Pada Oktober tahun ini, ada dua survei yang dilakukan untuk mengetahui tingkat kepuasaan publik terhadap kinerja Pemerintahan SBY, yakni survei yang dilakukan Lingkaran Survei Indonesia (LSI) pada 5-10 Oktober, dan survei yang dilakukan Jaringan Suara Indonesia (JSI) pada 10-15 Oktober.
Yang menarik buat saya adalah bahwa hasil temuan kedua survei tersebut ternyata berbeda. Hasil survei LSI−dirilis 16 Oktober− menunjukkan hanya sebanyak46,2 persen publik yang puas terhadap kinerja Pemerintahan SBY, atau dengan lain perkataan mayoritas publik tidak puas terhadap kinerja SBY. Sedangkan, hasil survei yang dilakukan JSI –dirilis 23 Oktober−menunjukkan temuan sebaliknya, yakni sebanyak 53,2 persen publik ternyata puas terhadap kinerja SBY, atau dengan kata lain mayoritas publik puas terhadap kinerja SBY.
Temuan dua hasil survei yang berbeda ini tentu akan membingungkan publik, karena idealnya hasil kedua survei tersebut tidak berbeda.
Mana yang benar?
Dalam pandangan saya, sebagai seorang statistisi (BPS) yang tahu betul bagaimana seharusnya sampel dicuplik untuk merepresentasikan populasi, kedua hasil survei tersebut seharusnya tidak berbeda, jika metodologi pelaksanaannya benar-benar didasarkan pada kaidah ilmu penarikan sampel berpeluang (probability sampling method) yang benar dan tepat. Dengan lain perkataan, dari ‘kaca mata’ ilmu penarikan sampel, salah satu dari hasil survei tersebut dipastiakn tidak tepat alias keliru.
Alasannya, dari segi referensiwaktu, kedua survei tersebut boleh dibilang memotret gambarann kepuasaan publik yang sama, yakni kondisi 5-15 Oktober.

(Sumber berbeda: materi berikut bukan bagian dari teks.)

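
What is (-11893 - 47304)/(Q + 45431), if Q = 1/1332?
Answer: -78850404/60514093 ≈ -1.3030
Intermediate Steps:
Q = 1/1332 ≈ 0.00075075
(-11893 - 47304)/(Q + 45431) = (-11893 - 47304)/(1/1332 + 45431) = -59197/60514093/1332 = -59197*1332/60514093 = -78850404/60514093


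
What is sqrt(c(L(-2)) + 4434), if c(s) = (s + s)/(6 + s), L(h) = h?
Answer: sqrt(4433) ≈ 66.581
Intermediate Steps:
c(s) = 2*s/(6 + s) (c(s) = (2*s)/(6 + s) = 2*s/(6 + s))
sqrt(c(L(-2)) + 4434) = sqrt(2*(-2)/(6 - 2) + 4434) = sqrt(2*(-2)/4 + 4434) = sqrt(2*(-2)*(1/4) + 4434) = sqrt(-1 + 4434) = sqrt(4433)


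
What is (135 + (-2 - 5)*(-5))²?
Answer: 28900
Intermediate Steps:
(135 + (-2 - 5)*(-5))² = (135 - 7*(-5))² = (135 + 35)² = 170² = 28900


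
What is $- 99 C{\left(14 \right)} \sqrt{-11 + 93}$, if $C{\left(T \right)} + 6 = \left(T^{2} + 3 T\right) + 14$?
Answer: $- 24354 \sqrt{82} \approx -2.2053 \cdot 10^{5}$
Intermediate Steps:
$C{\left(T \right)} = 8 + T^{2} + 3 T$ ($C{\left(T \right)} = -6 + \left(\left(T^{2} + 3 T\right) + 14\right) = -6 + \left(14 + T^{2} + 3 T\right) = 8 + T^{2} + 3 T$)
$- 99 C{\left(14 \right)} \sqrt{-11 + 93} = - 99 \left(8 + 14^{2} + 3 \cdot 14\right) \sqrt{-11 + 93} = - 99 \left(8 + 196 + 42\right) \sqrt{82} = \left(-99\right) 246 \sqrt{82} = - 24354 \sqrt{82}$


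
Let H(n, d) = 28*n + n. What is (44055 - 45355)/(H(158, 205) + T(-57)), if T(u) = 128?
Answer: -130/471 ≈ -0.27601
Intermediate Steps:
H(n, d) = 29*n
(44055 - 45355)/(H(158, 205) + T(-57)) = (44055 - 45355)/(29*158 + 128) = -1300/(4582 + 128) = -1300/4710 = -1300*1/4710 = -130/471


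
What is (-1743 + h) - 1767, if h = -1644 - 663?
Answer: -5817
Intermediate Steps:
h = -2307
(-1743 + h) - 1767 = (-1743 - 2307) - 1767 = -4050 - 1767 = -5817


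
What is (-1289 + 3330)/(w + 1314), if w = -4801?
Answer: -2041/3487 ≈ -0.58532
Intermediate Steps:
(-1289 + 3330)/(w + 1314) = (-1289 + 3330)/(-4801 + 1314) = 2041/(-3487) = 2041*(-1/3487) = -2041/3487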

Dalam kurun waktu ini, saya kira persepsi publik terhadap kinerja SBY cenderung persisten. Apalagi, jumlah responden yang diobservasi dalam kedua survei ini sama, yakni 1.200 orang−jumlah sampel yang digunakan akan sangat mempengaruhi dan berbanding terbalik dengan kesalahan penarikan sampel (sampling error). Begitupula dengan cakupannya (coverage), yakni 33 provinsi di Indonesia.

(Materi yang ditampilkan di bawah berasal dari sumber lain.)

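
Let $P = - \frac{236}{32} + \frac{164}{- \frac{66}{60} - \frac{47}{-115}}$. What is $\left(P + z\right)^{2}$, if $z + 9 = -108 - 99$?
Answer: $\frac{343270607449}{1617984} \approx 2.1216 \cdot 10^{5}$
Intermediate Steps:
$z = -216$ ($z = -9 - 207 = -216$)
$P = - \frac{311141}{1272}$ ($P = \left(-236\right) \frac{1}{32} + \frac{164}{\left(-66\right) \frac{1}{60} - - \frac{47}{115}} = - \frac{59}{8} + \frac{164}{- \frac{11}{10} + \frac{47}{115}} = - \frac{59}{8} + \frac{164}{- \frac{159}{230}} = - \frac{59}{8} + 164 \left(- \frac{230}{159}\right) = - \frac{59}{8} - \frac{37720}{159} = - \frac{311141}{1272} \approx -244.61$)
$\left(P + z\right)^{2} = \left(- \frac{311141}{1272} - 216\right)^{2} = \left(- \frac{585893}{1272}\right)^{2} = \frac{343270607449}{1617984}$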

Angka sebesar 46,2 persen dan 53,2 persen tentu berbeda nyata secara statistik, karena umumnya margin error yang digunakan dalam setiap survei kurang dari satu persen. Bahkan, dengan margin error sebesar tiga persen pun−poor−selang atau interval hasil kedua survei tidak akan saling beririsan. Atau dalam bahasa yang lebih sederhana, keduanya jelas-jelas berbeda.
Terus kenapa hasilnya berbeda? Terlepas dari ada tidaknya kepentingan politik pada masing-masing survei, dari sisi ilmu penarikan sampel, sejumlah hal berikut akan sangat menentukan munculnya perbedaan pada hasil kedua survei: pendefenisian populasi (publik/masyarakat), kelengkapan kerangka sampel (sample frame) yang digunakan, ketepatan rancangan dan teknik penarikan sampel berpeluang yang digunakan, serta kesalahan-kesalahan lain diluar pencuplikan sampel (non sampling error).
Penjelasan secara rinci dan transparan mengenai hal-hal di atas akan sangat membantu ketika membandingakan hasil kedua survei, serta menentukan mana di antara keduanya yang paling tepat dalam menggambarkan karakteristik populasi, yang dalam hal ini adalah kepuasaan publik terhadap kinerja SBY. Dan terkait hal ini, setahu saya LSI lebih meyakinkan.
Sebagai seorang statistisi, saya amat berharap baik LSI maupun JSI benar-benar mendasarkan surveinya pada kaidah-kaidah ilmu statistik dan ilmu penarikan sampel berpeluang. Kalaupun terjadi perbedaan, semoga hal itu lebih disebabkan oleh non sampling error (operasional di lapangan), bukan karena adanya kepentingan politik. Don’t lie with statistics.